Focus Belongs to the major work of first grade Coherence Builds on kindergarten work with addition Rigor Conceptual Understanding: secondary on this task
Procedural Skill and Fluency: not targeted in this task
Application: primary in this task
The Very Hungry Caterpillar by Eric Carle
The students work individually or in pairs. Each student or pair needs:
- Three ten-frames for each student or pair of students (see PDF for black line master)
- 30 counters or unifix cubes per pair of students
- One small dry-erase board and dry-erase marker per pair of students
The teacher reads the book to the class and asks, "How many things do you think the caterpillar ate in this story?" The students take a minute to share their estimate with a partner.
Next, the teacher reads The Very Hungry Caterpillar again. After each page, the teacher pauses so that the students can add counters or unifix cubes to the ten-frame to represent the number of things the caterpillar ate, and then write an equation on the dry-erase board connecting addition to the number of counters used. After each ten-frame is filled in the students move to the next one.
If the students are working in pairs, one student can add the counters/unifix cubes to the ten-frame while the other student writes the equation. By the end of the story, there should be a total of 25 food items eaten and one leaf eaten (the students can decide as a class whether to count the leaf as a food). There will be two ten-frames completed with five or six counters/unifix cubes on the third ten-frame.
If students come up with different, but correct, equations then discuss the different equations and ask students, "Can all of these be correct?"

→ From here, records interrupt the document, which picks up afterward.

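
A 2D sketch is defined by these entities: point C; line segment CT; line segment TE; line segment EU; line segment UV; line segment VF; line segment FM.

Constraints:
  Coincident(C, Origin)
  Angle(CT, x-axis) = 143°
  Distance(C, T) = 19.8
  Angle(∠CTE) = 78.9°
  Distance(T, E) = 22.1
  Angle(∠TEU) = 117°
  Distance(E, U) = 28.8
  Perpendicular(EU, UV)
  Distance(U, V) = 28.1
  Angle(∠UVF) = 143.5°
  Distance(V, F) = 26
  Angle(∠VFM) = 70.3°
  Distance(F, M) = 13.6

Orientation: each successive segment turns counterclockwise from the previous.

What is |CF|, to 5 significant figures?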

Illustrative Mathematics Commentary and Solution
The purpose of this is task is for students to solve word problems that call for addition of three whole numbers (1.OA.A.2), to relate counting on to addition (1.OA.C.5), and to understand that the two digits of a two-digit number represent amounts of tens and ones 1.NBT.B.2). This task supports developing conceptions of counting on and base-ten structure, and is thus appropriate early in the school year.

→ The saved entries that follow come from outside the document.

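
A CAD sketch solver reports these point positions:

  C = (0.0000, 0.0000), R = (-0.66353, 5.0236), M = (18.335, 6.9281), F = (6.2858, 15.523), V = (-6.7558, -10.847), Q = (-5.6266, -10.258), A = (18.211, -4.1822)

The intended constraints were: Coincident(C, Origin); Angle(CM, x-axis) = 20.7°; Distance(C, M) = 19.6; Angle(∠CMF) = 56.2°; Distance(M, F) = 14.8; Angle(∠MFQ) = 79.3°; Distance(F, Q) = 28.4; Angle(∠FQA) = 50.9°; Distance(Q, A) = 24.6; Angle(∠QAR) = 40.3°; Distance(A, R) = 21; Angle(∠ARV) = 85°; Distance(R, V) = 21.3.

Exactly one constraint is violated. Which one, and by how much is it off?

Distance(R, V) = 21.3 — off by 4.30.

C = (0.00, 0.00) ✓; CM at 20.70° ✓; |CM| = 19.60 ✓; ∠CMF = 56.20° ✓; |MF| = 14.80 ✓; ∠MFQ = 79.30° ✓; |FQ| = 28.40 ✓; ∠FQA = 50.90° ✓; |QA| = 24.60 ✓; ∠QAR = 40.30° ✓; |AR| = 21.00 ✓; ∠ARV = 85.00° ✓; |RV| = 17.00 ✗.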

There is the possibility that students may write different, but correct, equations. If this happens, then the teacher should take the opportunity to ask students whether the different equations are correct and how they know. An appropriate classroom discussion can help support students' understanding of the equals sign (1.OA.D.7). While the standard only calls for sums within 20, in instructional situations it is appropriate to go beyond that. This limit is most salient for assessment developers.

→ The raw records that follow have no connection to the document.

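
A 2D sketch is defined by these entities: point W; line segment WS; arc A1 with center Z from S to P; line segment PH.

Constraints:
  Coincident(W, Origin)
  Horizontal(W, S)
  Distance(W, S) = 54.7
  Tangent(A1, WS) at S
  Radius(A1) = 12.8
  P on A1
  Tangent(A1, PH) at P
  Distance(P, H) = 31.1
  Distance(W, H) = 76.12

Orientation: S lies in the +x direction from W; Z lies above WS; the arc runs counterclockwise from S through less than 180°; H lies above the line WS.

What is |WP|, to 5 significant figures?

68.976

W is at the origin; W and S share the same y with |WS| = 54.7 and S on the +x side, so S = (54.700, 0.0000). Since A1 is tangent to WS there, ZS ⟂ WS, so Z = S + (0, 12.8) = (54.700, 12.800). Since ZP ⟂ PH (tangency), |ZH| = √(12.8² + 31.1²) = 33.631 regardless of where P sits on A1. So H lies on both circle(W, 76.12) and circle(Z, 33.631); the above-WS intersection is H = (60.736, 45.885). P is the foot of the tangent from H: P = (67.219, 15.468).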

Note that if this task is to support all these different standards, the teacher needs to be aware of the various connections and take the opportunity to draw them out as necessary.
An example of what the students will be doing as the story is read:
After 1 apple and 2 pears are eaten, there will be 3 counters on the ten-frame. The equation will be $1+2=3$.
After 1 apple, 2 pears, and 3 plums are eaten, there will be 6 counters on the ten-frame. The equation could be either $3+3=6$ or $1+2+3=6$.
After 1 apple, 2 pears, 3 plums, and 4 strawberries are eaten, 4 more counters would be added to the ten-frame for a total of ten counters. The equation could be $6+4=10$, $3+3+4=10$, or $1+2+3+4=10$.
And so on!
In this task, first graders have opportunities to engage with several Standards for Mathematical Practice. Students need to make sense of what is being asked and persevere through multiple steps in order to solve this problem (MP.1). Students take something concrete (the story), represent it physically (with the counters or unifix cubes), and then represent it symbolically as an equation (MP.2). These equations are mathematical models of the real-world situation described in the book (MP.4).
For the variety of addition and subtraction situations students should encounter in grades K-2, read Table 2 on page 9 of the progressions document, K Counting and Cardinality; K-5 Operations and Algebraic Thinking.